Forbes 29 / Diciembre 2015
Soy cliente del Hotel Mandarín. Si la agenda me lo permite y amanezco un domingo en Nueva York, desayunar en la planta 35 de su hotel en el 80 de Columbus Circle, sobre la vida de Central Park, arropado por los suplementos sábana embuchados del New York Times es uno de mis momentos favoritos.
Como cliente también del hotel en Barcelona, celebro su llegada a Madrid con los brazos abiertos, y con la autoridad que me da haberles recomendado cientos de veces, les ruego que no le quiten el nombre al Ritz. No duden que haremos negocios allí. Como usamos sus salones cuando viajamos a París o hace unos meses también en Milán. Pero no nos quiten el gusto de invitar a alguien al jardín del Ritz en las primaveras madrileñas.
Con la compra de Starwood a manos de Marriott, el Palace, el Marqués de Riscal, el Vela de Barcelona, el Alfonso XIII en Sevilla y el donostiarra María Crisna cambian de manos. Arne Sorenson, al frente de Marriott, socio y amigo de Antonio Catalán (El Santo Mauro ya está en su cartera), es un hombre valiente. Y no se equivoca.
La noticia, publicada el mismo día que nos enteramos que Jordi Clos, presidente de los Hoteleros de Barcelona, traslada su negocio a Madrid, tiene una lectura sencilla: el país se mueve, los hombres de negocios ven a España con posibilidades, el turismo ha batido records y aún crecerá más.
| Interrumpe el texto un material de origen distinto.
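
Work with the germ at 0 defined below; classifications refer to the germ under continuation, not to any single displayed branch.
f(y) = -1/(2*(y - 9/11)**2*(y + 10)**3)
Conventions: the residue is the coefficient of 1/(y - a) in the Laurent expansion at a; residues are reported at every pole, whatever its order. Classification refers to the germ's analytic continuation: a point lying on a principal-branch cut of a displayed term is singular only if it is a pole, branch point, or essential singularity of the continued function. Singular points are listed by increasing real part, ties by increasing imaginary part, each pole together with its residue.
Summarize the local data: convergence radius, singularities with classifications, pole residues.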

Buenas noticias.
Horas antes de redactar estar carta que despide el año, como con Alicia Koplowitz en La Moraleja, en el restaurante Aspen, bajo la atenta hospitalidad del gran Luis Arias, y cuando llega la tarta de manzana le hago la pregunta: «¿No te ha dado pena desprenderte del Ritz?» «Mucha, pero no era negocio y había que invertir demasiado en renovarlo. ¿ Y sabes qué es lo que más pena me ha dado? Que conocía a todo el mundo». «Alicia, puedes seguir disfrutando de la terraza, ¿por qué no ir como cliente?», le sugiero. «Sí, claro que sí, pero no es lo mismo». Algún día escribiré aquí si merece la pena encariñarse o no de los negocios.